Patterned after the Spanish and French national hymns, the Philippine national anthem, the Lupang Hinirang, was originally composed as an instrumental piece, to which lyrics in Spanish were later added. This chapter discusses translation and memory in two sections: one that looks into the visible and official facets of the anthem; another that scrutinizes its spectral and archival characteristics. The first part analyses aspects of the Lupang Hinirang’s interlingual translations, its evolution from archive to canon, and its status, in Pierre Nora’s terms, as a lieu de mémoire. The second section re-examines the anthem by drawing from theories of translation as afterlife and survival and memory as trace and archive.

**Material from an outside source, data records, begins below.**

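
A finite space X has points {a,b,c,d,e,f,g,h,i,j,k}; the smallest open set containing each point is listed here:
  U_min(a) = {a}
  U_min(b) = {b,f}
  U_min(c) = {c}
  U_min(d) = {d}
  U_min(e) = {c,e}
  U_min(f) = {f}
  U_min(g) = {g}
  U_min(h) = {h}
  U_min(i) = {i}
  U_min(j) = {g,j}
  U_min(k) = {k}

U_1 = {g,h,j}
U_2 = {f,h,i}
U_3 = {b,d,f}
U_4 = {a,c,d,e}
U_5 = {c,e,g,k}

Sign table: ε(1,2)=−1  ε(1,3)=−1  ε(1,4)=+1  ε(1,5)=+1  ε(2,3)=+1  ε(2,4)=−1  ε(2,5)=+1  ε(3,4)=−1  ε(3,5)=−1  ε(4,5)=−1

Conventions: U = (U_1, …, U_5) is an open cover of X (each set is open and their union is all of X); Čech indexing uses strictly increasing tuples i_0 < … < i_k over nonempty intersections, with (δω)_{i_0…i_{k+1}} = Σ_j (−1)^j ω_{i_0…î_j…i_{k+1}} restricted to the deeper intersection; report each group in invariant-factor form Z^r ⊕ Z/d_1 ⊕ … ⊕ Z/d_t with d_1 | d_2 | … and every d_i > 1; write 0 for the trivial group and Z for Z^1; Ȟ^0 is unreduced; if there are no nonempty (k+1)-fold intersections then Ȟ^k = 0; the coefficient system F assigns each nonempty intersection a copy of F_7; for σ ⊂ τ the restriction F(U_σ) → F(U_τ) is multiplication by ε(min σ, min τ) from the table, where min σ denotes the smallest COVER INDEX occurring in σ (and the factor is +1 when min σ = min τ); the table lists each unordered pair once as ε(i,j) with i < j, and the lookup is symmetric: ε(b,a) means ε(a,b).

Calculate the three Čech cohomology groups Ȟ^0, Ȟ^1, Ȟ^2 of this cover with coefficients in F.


nerve simplices:
  U12={h} U15={g} U23={f} U34={d} U45={c,e}
C dims 5,5; δ0: rk_F7 5
degree 0: 5−5−0 = 0 → Ȟ^0 ≅ 0
degree 1: 5−0−5 = 0 → Ȟ^1 ≅ 0
degree 2: 0−0−0 = 0 → Ȟ^2 ≅ 0

Ȟ^0 ≅ 0, Ȟ^1 ≅ 0 and Ȟ^2 ≅ 0


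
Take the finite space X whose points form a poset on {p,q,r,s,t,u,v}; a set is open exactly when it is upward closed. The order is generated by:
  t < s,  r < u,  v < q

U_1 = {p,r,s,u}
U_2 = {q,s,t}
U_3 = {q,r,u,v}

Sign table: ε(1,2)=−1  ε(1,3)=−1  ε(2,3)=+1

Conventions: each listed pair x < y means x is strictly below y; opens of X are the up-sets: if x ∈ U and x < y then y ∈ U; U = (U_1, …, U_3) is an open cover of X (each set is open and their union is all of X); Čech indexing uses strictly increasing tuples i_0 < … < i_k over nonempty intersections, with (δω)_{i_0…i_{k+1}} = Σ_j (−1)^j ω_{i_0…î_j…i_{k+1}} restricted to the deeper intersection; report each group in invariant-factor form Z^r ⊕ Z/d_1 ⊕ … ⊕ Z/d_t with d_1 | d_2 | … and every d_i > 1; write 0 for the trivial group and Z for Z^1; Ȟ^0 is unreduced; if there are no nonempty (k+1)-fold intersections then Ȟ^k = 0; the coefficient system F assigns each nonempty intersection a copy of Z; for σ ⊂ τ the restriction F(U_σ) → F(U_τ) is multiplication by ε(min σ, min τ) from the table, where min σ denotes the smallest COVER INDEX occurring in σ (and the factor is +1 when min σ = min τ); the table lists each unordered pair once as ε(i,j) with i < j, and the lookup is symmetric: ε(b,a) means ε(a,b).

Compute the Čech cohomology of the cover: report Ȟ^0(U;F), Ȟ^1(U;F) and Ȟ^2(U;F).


Ȟ^0(U;F) ≅ Z,  Ȟ^1(U;F) ≅ Z,  Ȟ^2(U;F) ≅ 0

intersection data:
  U12={s} U13={r,u} U23={q}
C dims 3,3; δ0: rk 2, SNF 1^2
Ȟ^0 = (3 − 2) − 0 = 1, so Ȟ^0 ≅ Z
Ȟ^1 = (3 − 0) − 2 = 1, so Ȟ^1 ≅ Z
Ȟ^2 = (0 − 0) − 0 = 0, so Ȟ^2 ≅ 0


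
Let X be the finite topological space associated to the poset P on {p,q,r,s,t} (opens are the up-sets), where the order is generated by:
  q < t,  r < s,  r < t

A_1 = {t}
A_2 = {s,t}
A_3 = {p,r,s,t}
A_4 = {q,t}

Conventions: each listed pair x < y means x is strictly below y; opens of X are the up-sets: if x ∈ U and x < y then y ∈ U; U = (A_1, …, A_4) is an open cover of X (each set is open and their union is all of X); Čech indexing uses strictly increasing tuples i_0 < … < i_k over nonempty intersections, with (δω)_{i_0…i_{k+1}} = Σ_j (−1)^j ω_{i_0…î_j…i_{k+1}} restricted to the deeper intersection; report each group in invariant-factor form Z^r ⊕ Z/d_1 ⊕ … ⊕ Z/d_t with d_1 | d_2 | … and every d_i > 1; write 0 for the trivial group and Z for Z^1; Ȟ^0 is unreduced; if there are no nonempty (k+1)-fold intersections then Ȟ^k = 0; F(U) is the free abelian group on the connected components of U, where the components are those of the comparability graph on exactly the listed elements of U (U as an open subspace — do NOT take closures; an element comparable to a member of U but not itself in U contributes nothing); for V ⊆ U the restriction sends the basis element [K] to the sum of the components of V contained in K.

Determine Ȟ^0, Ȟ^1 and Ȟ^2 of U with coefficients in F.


intersection data:
  A12={t} A13={t} A14={t} A23={s,t} A24={t} A34={t}
  A123={t} A124={t} A134={t} A234={t}
  A1234={t}
components per intersection:
  A1: {t}
  A2: {s} {t}
  A3: {p} {r,s,t}
  A4: {q,t}
  A12: {t}
  A13: {t}
  A14: {t}
  A23: {s} {t}
  A24: {t}
  A34: {t}
  A123: {t}
  A124: {t}
  A134: {t}
  A234: {t}
  A1234: {t}
C dims 6,7,4,1; δ0: rk 4, SNF 1^4; δ1: rk 3, SNF 1^3; δ2: rk 1, SNF 1^1
Ȟ^0 = (6 − 4) − 0 = 2, so Ȟ^0 ≅ Z^2
Ȟ^1 = (7 − 3) − 4 = 0, so Ȟ^1 ≅ 0
Ȟ^2 = (4 − 1) − 3 = 0, so Ȟ^2 ≅ 0

Ȟ^0 ≅ Z^2, Ȟ^1 ≅ 0, Ȟ^2 ≅ 0


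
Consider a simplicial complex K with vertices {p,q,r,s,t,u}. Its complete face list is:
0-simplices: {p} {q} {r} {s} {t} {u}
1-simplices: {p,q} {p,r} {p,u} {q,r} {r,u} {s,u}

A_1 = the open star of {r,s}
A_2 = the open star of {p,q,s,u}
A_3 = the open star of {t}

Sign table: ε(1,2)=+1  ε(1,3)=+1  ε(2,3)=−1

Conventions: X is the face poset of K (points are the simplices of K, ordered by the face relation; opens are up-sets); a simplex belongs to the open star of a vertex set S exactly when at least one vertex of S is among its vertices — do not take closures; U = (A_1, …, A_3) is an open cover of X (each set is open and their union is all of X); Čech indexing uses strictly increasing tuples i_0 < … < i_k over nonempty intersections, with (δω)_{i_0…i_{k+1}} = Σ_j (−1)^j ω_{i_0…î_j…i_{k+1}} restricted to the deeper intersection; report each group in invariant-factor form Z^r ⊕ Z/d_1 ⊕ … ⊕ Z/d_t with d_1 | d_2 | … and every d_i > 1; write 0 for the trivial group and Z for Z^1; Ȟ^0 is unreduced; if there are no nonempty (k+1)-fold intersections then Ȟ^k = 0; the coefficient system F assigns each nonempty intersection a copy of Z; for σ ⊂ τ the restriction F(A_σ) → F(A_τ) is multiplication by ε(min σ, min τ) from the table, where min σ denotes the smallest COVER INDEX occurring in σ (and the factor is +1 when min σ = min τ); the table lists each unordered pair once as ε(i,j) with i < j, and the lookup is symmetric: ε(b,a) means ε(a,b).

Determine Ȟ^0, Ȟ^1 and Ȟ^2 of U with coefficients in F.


nerve simplices:
  A1={{r},{s},{p,r},{q,r},{r,u},{s,u}} A2={{p},{q},{s},{u},{p,q},{p,r},{p,u},{q,r},{r,u},{s,u}} A3={{t}}
  A12={{s},{p,r},{q,r},{r,u},{s,u}}
C dims 3,1; δ0: rk 1, SNF 1^1
degree 0: 3−1−0 = 2 → Ȟ^0 ≅ Z^2
degree 1: 1−0−1 = 0 → Ȟ^1 ≅ 0
degree 2: 0−0−0 = 0 → Ȟ^2 ≅ 0

Ȟ^0 ≅ Z^2, Ȟ^1 ≅ 0 and Ȟ^2 ≅ 0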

It is argued that the Philippine national anthem is a product of mnemonic entrepreneurs and mnemonic trans(articu)lation. Mnemonic entrepreneurs include translators, people, and institutions that intervene in discursive positions and, in so doing, determine what is to be remembered and forgotten. Mnemonic trans(articu)lation combines aspects of memory, translation, and ‘articulation,’ as coined by Stuart Hall. The analysis shows how memory and translation politics and practices travel and thrive within cultural and historical hegemony. Lastly, since a national anthem is expected to represent a nation, the chapter concludes with some reflections on the re-translatability of the nation.